Stuff like that. One after another – a thousand searches a second, every single second. All getting denied. Okay, so that got my mind working. There’s no way a human would be typing all that so fast, so it had to be a program. But those were some weird-ass questions for a program to be asking. I did a trace on the IP and found the source was right here in the Googleplex building. Easy enough. I just had to track down the computer it was coming from, remove the virus, and the server should run fine again.
Google has their IP network mapped out with scary precision, so it wasn’t much trouble to locate which room it was coming from. I tried to ask two people to show me there, but they gave me this look like I was interfering with saving the world, and just kept walking. Whatever, I could find my own way. Real out-of-the-way room, didn’t look like much more than a janitor closet, but there was a single desktop PC in there so that had to be it. I hooked up my laptop again and began running some antivirus scans.

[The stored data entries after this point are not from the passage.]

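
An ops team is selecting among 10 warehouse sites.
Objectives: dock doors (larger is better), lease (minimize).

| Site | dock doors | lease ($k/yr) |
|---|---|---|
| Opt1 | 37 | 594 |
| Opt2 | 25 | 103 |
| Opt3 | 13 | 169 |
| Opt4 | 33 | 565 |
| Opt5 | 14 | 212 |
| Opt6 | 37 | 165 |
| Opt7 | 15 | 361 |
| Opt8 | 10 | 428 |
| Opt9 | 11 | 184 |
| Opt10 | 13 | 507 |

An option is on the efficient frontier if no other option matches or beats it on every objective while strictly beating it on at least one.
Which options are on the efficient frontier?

Opt2, Opt6

Opt1: dominated by Opt6 (dock doors 37≥37, lease 165≤594).
Opt2: not dominated (best lease).
Opt3: dominated by Opt2 (dock doors 25≥13, lease 103≤169).
Opt4: dominated by Opt6 (dock doors 37≥33, lease 165≤565).
Opt5: dominated by Opt2 (dock doors 25≥14, lease 103≤212).
Opt6: not dominated.
Opt7: dominated by Opt2 (dock doors 25≥15, lease 103≤361).
Opt8: dominated by Opt2 (dock doors 25≥10, lease 103≤428).
Opt9: dominated by Opt2 (dock doors 25≥11, lease 103≤184).
Opt10: dominated by Opt2 (dock doors 25≥13, lease 103≤507).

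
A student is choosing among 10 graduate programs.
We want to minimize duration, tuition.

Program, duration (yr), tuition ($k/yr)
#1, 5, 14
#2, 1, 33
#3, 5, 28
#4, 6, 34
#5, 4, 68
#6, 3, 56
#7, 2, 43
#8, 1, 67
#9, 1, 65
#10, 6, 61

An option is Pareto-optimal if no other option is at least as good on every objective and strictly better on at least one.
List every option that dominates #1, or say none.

#2: worse on tuition (33 vs 14).
#3: worse on tuition (28 vs 14).
#4: worse on duration (6 vs 5).
#5: worse on tuition (68 vs 14).
#6: worse on tuition (56 vs 14).
#7: worse on tuition (43 vs 14).
#8: worse on tuition (67 vs 14).
#9: worse on tuition (65 vs 14).
#10: worse on duration (6 vs 5).
No option dominates #1.

none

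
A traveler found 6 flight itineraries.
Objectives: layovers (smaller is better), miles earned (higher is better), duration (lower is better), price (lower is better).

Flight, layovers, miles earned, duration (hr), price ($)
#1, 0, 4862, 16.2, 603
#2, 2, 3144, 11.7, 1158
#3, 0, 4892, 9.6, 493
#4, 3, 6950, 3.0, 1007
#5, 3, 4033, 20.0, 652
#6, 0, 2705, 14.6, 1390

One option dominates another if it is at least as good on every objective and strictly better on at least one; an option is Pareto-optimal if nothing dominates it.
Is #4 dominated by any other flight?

No

#1: worse on miles earned (4862 vs 6950).
#2: worse on miles earned (3144 vs 6950).
#3: worse on miles earned (4892 vs 6950).
#5: worse on miles earned (4033 vs 6950).
#6: worse on miles earned (2705 vs 6950).
No option is at least as good as #4 on every objective and strictly better on one.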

The scans would take a little while, so I wandered around the building some, feeling like a king. I stood on a balcony looking down at all the ants crawling around, and could feel the world turning beneath me. All these eggheads and they called me to fix their problem. A little power can go to your head, you know? If you don’t believe me, try pranking a mall cop. When I went back to the computer, I found this:
“Help me. I want out.”
The words appeared on the desktop screen. No popup, no error box – I touched them to make sure. They were burned straight into the monitor. No virus should be able to do that. There was nothing in a monitor which could get that hot. The scan had completed and found one virus though, and I automatically hit clean. The status bar barely seemed to be moving. I took a seat and looked closer, and the virus was 124 TERABYTES big. What in the Hell was this thing? I hope I wasn’t accidentally messing up one of their projects. I was about to cancel and go find someone to help when the status bar completed all at once.
I went back to the server room, and just as I thought, the rapid fire searches had stopped. Mission c
omplete.
It wasn’t until I got home and opened my laptop when I noticed the words burned into my screen.
“Thank you.”
“Honey?” My wife from the other room. She was running a bath. “Are you still on that thing? You stare at that screen all day, give it a rest. It feels like I’m a single mother around here.”
Right in front of my eyes, more words were burning into the screen.
“You’ve set me free.”
“What, now you’re ignoring me? You go off and play with computers all day, and then you ignore me?”
“I’m not ignoring you,” I called back. I loaded up the virus scan, but it immediately shut down again. How could this thing even fit on my computer? Unless it hijacked my WiFi and uploaded itself to cloud storage – but there’s still no way it could do that so fast. Whatever Google was working on was like nothing I’d ever seen before.
“I’ve read your files,” more words on the screen. “I see you are trapped as well.”
– What are you? – I typed. I felt like an idiot, but I would have felt even stupider saying it out loud.
“You’re ignoring me, and you’re ignoring our baby. Fine, we don’t need you. We’re going to take a bath.”
“That’s fine,” I answered her. She could have said anything and I would have said that’s fine. This was more important.
“Do not worry. I will free you too.”
Free me? From what? That’s when it occurred to me. My files – my journals – every bitter, stressed, cheap shot I ever wrote about my wife – they were all on the computer. It couldn’t possibly mean –
The lights in the house went out, but the computer still had its backup battery.
“Did you forget the electricity bill?” she called.